One of the purposes of my blog is to try to get past that fear. The fear is still present, because so far my blog posts only get a few readers. Part of the reason I’ve decided is that I haven’t followed through on the commitment to write regularly. So I am trying to step up the regularity of my posting. Not sure if I will get to the daily post rhythm anytime soon, but I am going to try to write something everyday even if I don’t publish it every day.
Which leads me to my second conclusion about my marginal readership: the quality of my writing. So far, I have intentionally seen my blog posts as raw. In order to not get stuck in my fear of how my writings will be received, I have just written and not dwelt on them very long. Some minimal editing to make sure I don’t sound like a complete fool, but so far, what you see are the first drafts of the ideas as they come. While some will continue to be that way (like this one), I want to step up the quality of my posts. So while I want to write something everyday, there will be some posts that I will work on for a few days before publishing. My hope is that as the quality increases I can gain more confidence in my attempts.
But what will I write about? I have two major themes and sets of ideas that keep recurring in my life.
One theme is church renewal. That is a wide ranging realm of thought, yet lately the Rethink Church marketing program has given me some hooks for the thoughts that have been deepening in my heart for the 20+ years of my ministry. In May, I offered a preaching series on Rethink Church that has been tying together my thoughts on church renewal and the place of spirituality in that endeavor. So that will be one area that will see some edited posts.
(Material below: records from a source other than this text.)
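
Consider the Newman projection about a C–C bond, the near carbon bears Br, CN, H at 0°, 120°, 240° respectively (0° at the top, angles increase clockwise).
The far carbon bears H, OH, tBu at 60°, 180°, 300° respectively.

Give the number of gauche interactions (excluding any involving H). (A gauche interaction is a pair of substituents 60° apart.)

Non-H gauche pairs: Br(0°)/tBu(300°); CN(120°)/OH(180°) — 2 interactions.

2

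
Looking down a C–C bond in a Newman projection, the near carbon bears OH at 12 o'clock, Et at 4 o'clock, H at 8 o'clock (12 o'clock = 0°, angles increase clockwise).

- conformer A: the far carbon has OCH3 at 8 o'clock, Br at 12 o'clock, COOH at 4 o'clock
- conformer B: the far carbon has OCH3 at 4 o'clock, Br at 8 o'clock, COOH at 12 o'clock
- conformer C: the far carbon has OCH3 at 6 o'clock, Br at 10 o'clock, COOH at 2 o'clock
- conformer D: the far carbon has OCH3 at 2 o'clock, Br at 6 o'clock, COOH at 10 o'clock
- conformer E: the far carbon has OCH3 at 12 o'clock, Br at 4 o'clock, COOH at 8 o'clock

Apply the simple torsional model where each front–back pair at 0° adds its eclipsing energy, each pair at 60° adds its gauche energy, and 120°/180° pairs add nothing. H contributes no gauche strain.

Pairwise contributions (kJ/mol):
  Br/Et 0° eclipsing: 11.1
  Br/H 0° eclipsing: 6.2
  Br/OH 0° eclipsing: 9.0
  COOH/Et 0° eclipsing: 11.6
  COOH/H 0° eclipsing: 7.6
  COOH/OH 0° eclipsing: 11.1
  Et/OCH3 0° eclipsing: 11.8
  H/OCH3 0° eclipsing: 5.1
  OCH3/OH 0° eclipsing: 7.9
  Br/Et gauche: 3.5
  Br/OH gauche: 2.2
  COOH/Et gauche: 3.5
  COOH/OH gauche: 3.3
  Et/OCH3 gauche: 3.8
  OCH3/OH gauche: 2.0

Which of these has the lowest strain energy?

D

A (eclipsed): OH–Br eclipsed, Et–COOH eclipsed, H–OCH3 eclipsed; 9.0 + 11.6 + 5.1 = 25.7 kJ/mol.
B (eclipsed): OH–COOH eclipsed, Et–OCH3 eclipsed, H–Br eclipsed; 11.1 + 11.8 + 6.2 = 29.1 kJ/mol.
C (staggered): OH–Br gauche, OH–COOH gauche, Et–OCH3 gauche, Et–COOH gauche; 2.2 + 3.3 + 3.8 + 3.5 = 12.8 kJ/mol.
D (staggered): OH–OCH3 gauche, OH–COOH gauche, Et–OCH3 gauche, Et–Br gauche; 2.0 + 3.3 + 3.8 + 3.5 = 12.6 kJ/mol.
E (eclipsed): OH–OCH3 eclipsed, Et–Br eclipsed, H–COOH eclipsed; 7.9 + 11.1 + 7.6 = 26.6 kJ/mol.
D has the lowest total (12.6 kJ/mol).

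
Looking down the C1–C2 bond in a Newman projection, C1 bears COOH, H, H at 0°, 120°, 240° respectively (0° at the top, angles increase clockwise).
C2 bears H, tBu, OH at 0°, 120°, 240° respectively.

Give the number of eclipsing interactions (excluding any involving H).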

The other theme is a combination of themes. I have already ventured into that realm. Part of it is the enneagram and that powerful view of how we operate as persons of God. The other part of that combination is using the ancient elements of the western world as a map for spiritual growth and development.
I guess, I write about this as a public declaration of what my hope is for this blog as well as for diving into this old dream of mine.
I welcome any encouragement you might give. Thanks.